The true facts are Alex McLeish has been badly let down by lots of big players as they’d had more than enough of him. If he said ‘left’, then they said ‘right’. Their attitude was ‘He’ll dig his own grave and we’ll eventually get rid of him’. They are now busy presenting the new coach with lots of noise and fuss, giving him millions to spend when they should have done that at the beginning of the season – then we would have won the championship by a mile. If I had been the trainer in this situation I’d have left immediately, telling them where to go, and kept my own dignity. The way that they treated McLeish was shameful, an utter disgrace, especially when you hear that they wanted a new trainer last October. Unbelievable, a disgraceful way to do business – making a fool of this trainer for six months. Being perfectly honest, I’m counting down the games till the end of the season.”

Well, he is Dutch after all. Despite the story, which he claimed was taken out of context and badly translated, he remained between the sticks. He did get to enjoy the high of playing in the Champions League knockout stages for the first time in his career – he had never done it with PSV who had, ironically, reached the semi-finals the first season after his departure – when Rangers took on Villarreal, but they failed to overcome Hearts in the league table and crashed to defeat against Hibs in the Scottish Cup.
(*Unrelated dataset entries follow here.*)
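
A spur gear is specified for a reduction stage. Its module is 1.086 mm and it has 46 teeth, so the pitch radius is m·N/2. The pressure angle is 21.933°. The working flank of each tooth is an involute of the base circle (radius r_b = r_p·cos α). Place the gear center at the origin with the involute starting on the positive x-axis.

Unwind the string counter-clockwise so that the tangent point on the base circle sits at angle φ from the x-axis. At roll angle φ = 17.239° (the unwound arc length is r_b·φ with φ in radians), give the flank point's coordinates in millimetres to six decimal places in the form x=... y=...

pitch radius r_p = m·N/2 = 1.086·46/2 = 24.978000
base radius r_b = r_p·cos α = 24.978000·cos 21.933° = 23.170124
roll angle φ = 17.239° = 0.30087731 rad
x = r_b·(cos φ + φ·sin φ) = 23.170124·(0.95507686 + 0.30087731·0.29635822) = 24.195271
y = r_b·(sin φ − φ·cos φ) = 23.170124·(0.29635822 − 0.30087731·0.95507686) = 0.208468

x=24.195271 y=0.208468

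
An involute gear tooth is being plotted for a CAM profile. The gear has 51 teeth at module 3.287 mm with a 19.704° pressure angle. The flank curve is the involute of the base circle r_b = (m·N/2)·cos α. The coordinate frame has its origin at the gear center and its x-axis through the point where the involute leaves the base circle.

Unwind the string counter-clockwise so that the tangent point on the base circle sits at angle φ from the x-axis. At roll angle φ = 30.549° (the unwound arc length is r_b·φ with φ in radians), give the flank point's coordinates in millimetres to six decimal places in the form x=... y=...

x=89.342447 y=3.874725

pitch radius r_p = m·N/2 = 3.287·51/2 = 83.818500
base radius r_b = r_p·cos α = 83.818500·cos 19.704° = 78.910676
roll angle φ = 30.549° = 0.53318063 rad
x = r_b·(cos φ + φ·sin φ) = 78.910676·(0.86119479 + 0.53318063·0.50827505) = 89.342447
y = r_b·(sin φ − φ·cos φ) = 78.910676·(0.50827505 − 0.53318063·0.86119479) = 3.874725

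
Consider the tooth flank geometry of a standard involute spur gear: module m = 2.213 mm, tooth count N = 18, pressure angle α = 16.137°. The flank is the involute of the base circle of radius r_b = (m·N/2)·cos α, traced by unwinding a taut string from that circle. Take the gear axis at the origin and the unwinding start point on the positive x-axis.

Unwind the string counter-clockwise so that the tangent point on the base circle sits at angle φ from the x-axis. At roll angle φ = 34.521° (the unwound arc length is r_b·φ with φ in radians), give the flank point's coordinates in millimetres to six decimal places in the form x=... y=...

pitch radius r_p = m·N/2 = 2.213·18/2 = 19.917000
base radius r_b = r_p·cos α = 19.917000·cos 16.137° = 19.132268
roll angle φ = 34.521° = 0.60250511 rad
x = r_b·(cos φ + φ·sin φ) = 19.132268·(0.82391853 + 0.60250511·0.56670826) = 22.296040
y = r_b·(sin φ − φ·cos φ) = 19.132268·(0.56670826 − 0.60250511·0.82391853) = 1.344867

x=22.296040 y=1.344867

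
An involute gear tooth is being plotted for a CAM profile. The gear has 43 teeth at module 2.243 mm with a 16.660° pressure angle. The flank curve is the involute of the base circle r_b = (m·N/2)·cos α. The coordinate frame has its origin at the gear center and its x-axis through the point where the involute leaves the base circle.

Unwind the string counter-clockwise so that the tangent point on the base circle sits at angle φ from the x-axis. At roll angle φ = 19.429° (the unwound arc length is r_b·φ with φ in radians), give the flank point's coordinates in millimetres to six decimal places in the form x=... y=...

pitch radius r_p = m·N/2 = 2.243·43/2 = 48.224500
base radius r_b = r_p·cos α = 48.224500·cos 16.660° = 46.200174
roll angle φ = 19.429° = 0.33910002 rad
x = r_b·(cos φ + φ·sin φ) = 46.200174·(0.94305442 + 0.33910002·0.33263850) = 48.780553
y = r_b·(sin φ − φ·cos φ) = 46.200174·(0.33263850 − 0.33910002·0.94305442) = 0.593613

x=48.780553 y=0.593613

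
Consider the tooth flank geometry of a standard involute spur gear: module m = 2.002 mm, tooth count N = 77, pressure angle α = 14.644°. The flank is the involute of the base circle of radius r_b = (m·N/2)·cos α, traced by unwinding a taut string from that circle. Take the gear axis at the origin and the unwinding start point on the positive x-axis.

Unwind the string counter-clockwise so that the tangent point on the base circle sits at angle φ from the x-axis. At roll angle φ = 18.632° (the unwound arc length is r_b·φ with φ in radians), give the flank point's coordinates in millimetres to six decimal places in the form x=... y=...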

After leaving Ibrox that summer he spent a year playing with AZ back in the Netherlands before a quick spell at New York Red Bulls proceeded his retirement.

Where is he now? The former Ibrox stopper is now a pundit back in Holland. In fact, he is the winner of the “Worst Football Pundit” two years running with comments on his lack of abilities stretching from “humourless” to “always biased in favour of PSV”. Sounds familiar.